I was caught off-guard by Mr Lister’s decision to retire, prompting an intriguing by-election situation.
I can imagine Mr Lister was having a lot of stress, both from former colleagues (be they MPs or PLP members/supporters unhappy with his decision to leave the PLP, having won his seat under the PLP banner) and the general shenanigans that our incredibly divisive, tribalistic and negative politics still involves.
However, I was convinced he was moving ahead with a third party option, and was waiting to see how it developed – who was rolled out as candidates, what policies it would espouse, what ideological direction it would take.
My feeling was that it would likely be a successor to the National Liberal Party, that is, a centrist party.
In that there would be little ideological differentiation between the PLP and the OBA. Despite the gulf that exists between their supporters and MPs, from an ideological perspective the differences are more nuanced than real. Different shades of gray, at least on major ideological issues. About the only difference, if one were charitable, would be that the PLP believes our class system should reflect our racial demographics, while the OBA generally adopts a colour-blind approach which serves only to reinforce our racial inequalities.
Despite this, I would have welcomed a truly centrist third party, as I would have hoped that would attract the centre-right wing of the PLP and the centre-left wing of the OBA, thus pushing the PLP to the left and the OBA to the right, ideologically. And from my perspective, greater ideological diversity in our political sphere is a good thing, and one that is better in terms of policy innovation and resilience.
While not an ideological centrist by any means, I would have been willing to assist such a venture, for the sake of it’s potential for kick-starting an ideological rebirth for Bermudian politics, as well as in the hope it would serve as a catalyst for transcending our traditional divisions.
The two-party system, to me, reinforces and helps reproduce the very real racial-economic divisions in our society. This two-party system, of course, was a reflection and a product of pre-existing racial-economic divisions, but I believe it has since helped maintain these divisions, be it intentionally (political calculus) or unintentionally.
Why, and why now?
I’ve read Mr Lister’s explanations for his decision. I think he’s mostly telling the truth – he seems, quite frankly, burnt out.
I also suspect he feels personally betrayed:
- He cites the PLP and OBA MPs failing to back up an amendment he proposed earlier this year, for example. I severely doubt he would try to table such a bill without first courting support for it, at least for a seconder. I imagine he did so and was given reason to expect he had wide support sufficient to pass the amendment – which itself seems like something hardly objectionable.
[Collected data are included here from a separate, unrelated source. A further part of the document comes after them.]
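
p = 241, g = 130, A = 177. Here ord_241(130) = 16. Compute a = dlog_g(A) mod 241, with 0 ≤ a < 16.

4

Successive powers of 130 modulo 241:
  130^0=1  130^1=130  130^2=30  130^3=44  130^4=177
So 130^4 ≡ 177 (mod 241), giving a = 4.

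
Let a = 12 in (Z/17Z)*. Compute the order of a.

The order of 12 must divide p − 1 = 16 = 2^4.
Divisors: 1, 2, 4, 8, 16.
Check each in increasing order: 12^1 ≡ 12;  12^2 ≡ 8;  12^4 ≡ 13;  12^8 ≡ 16;  12^16 ≡ 1.
Smallest exponent giving 1 is 16.

16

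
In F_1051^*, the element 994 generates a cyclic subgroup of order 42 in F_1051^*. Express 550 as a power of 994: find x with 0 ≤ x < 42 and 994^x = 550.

13

Successive powers of 994 modulo 1051:
  994^0=1  994^1=994  994^2=96  994^3=834  994^4=808  994^5=188
  994^6=845  994^7=181  994^8=193  994^9=560  994^10=661  994^11=159
  994^12=396  994^13=550
So 994^13 ≡ 550 (mod 1051), giving x = 13.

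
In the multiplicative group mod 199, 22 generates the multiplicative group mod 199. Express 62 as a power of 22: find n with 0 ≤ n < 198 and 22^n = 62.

162

Baby-step giant-step with m = ceil(sqrt(198)) = 15.
Baby table (22^j mod 199 for j=0..14):
  0:1  1:22  2:86  3:101  4:33  5:129  6:52  7:149
  8:94  9:78  10:124  11:141  12:117  13:186  14:112
Giant step factor: 22^(-15) ≡ 55 (mod 199).
Scan 62·55^i mod 199 for i = 0, 1, …:
  i=0: 62   i=1: 27   i=2: 92   i=3: 85
  i=4: 98   i=5: 17   i=6: 139   i=7: 83
  i=8: 187   i=9: 136   i=10: 117
Match at i=10, j=12: n = 10·15 + 12 = 162.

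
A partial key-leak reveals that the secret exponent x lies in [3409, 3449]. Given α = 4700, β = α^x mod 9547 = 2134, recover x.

Compute 4700^3409 mod 9547 = 6107, then multiply by 4700 repeatedly:
  4700^3409=6107  4700^3410=4618  4700^3411=4269  4700^3412=6053  4700^3413=8587
  4700^3414=3731  4700^3415=7408  4700^3416=9238  4700^3417=8391  4700^3418=8590
  4700^3419=8284  4700^3420=2134
Found 2134 at exponent 3420.

3420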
That no one then backed him up in the House was no doubt humiliating to him as a result.
- I also feel that he feels he did have a few people lined up, ready to be announced as candidates for his new third party (as part of a long-term campaign strategy, of regularly announcing new candidates), however, for whatever reason, those people backed out, leaving his plans in tatters. It would be hard not to see Kim Swan’s decision to join the PLP in this light. If I was an Independent MP in the HoA – in the way he became one – looking to set up a third party and looking for prospective candidates for centrist party able to appeal to both OBA and PLP voters, I would have approached Mr Swan. I don’t know if Mr Lister did or not, just saying that’s what I would have done if I was him. And so Mr Swan’s joining the PLP would throw my plans into complete disarray. And if I was already on the verge of burning out, and had already spent a good chunk of my working life as an MP previously, yeah, I can see deciding to retire.
Now, sure, some will quite rightly say that if one’s disgusted with the current state of politics, then that’s even more reason not to duck out, but instead to roll-up ones sleeves and redouble ones efforts.
However, I can also empathise with burn-out, and I commend his service to the country over the years – and I respect his attempts to be a good example of what an Independent MP could be.
Under the Bermuda Constitution Order 1968, Section 51(2), a by-election must be held within two months of a member vacating their seat in the House of Assembly. At the very least we’ll have a new MP by the end of November.
The seat is widely considered a PLP safe seat, but the question of who’ll run for them is of interest. The PLP Senators make obvious candidates, with Marc Daniels being from the west. There’s also the question of what effect the PLP leadership challenge might have on the by-election (and vice versa).
As for the OBA, the by-election offers an opportunity for a shuffle, as well as the long-shot chance of a stronger majority in the H0A. It’s likely their choice of candidate will be seen through the prism of BDA/UBP factional rivalry though.
Also, is there a potential for an Independent or a newly minted third party to take a gamble and try contesting this election too? I’d like to think so, as difficult a challenge as it would be.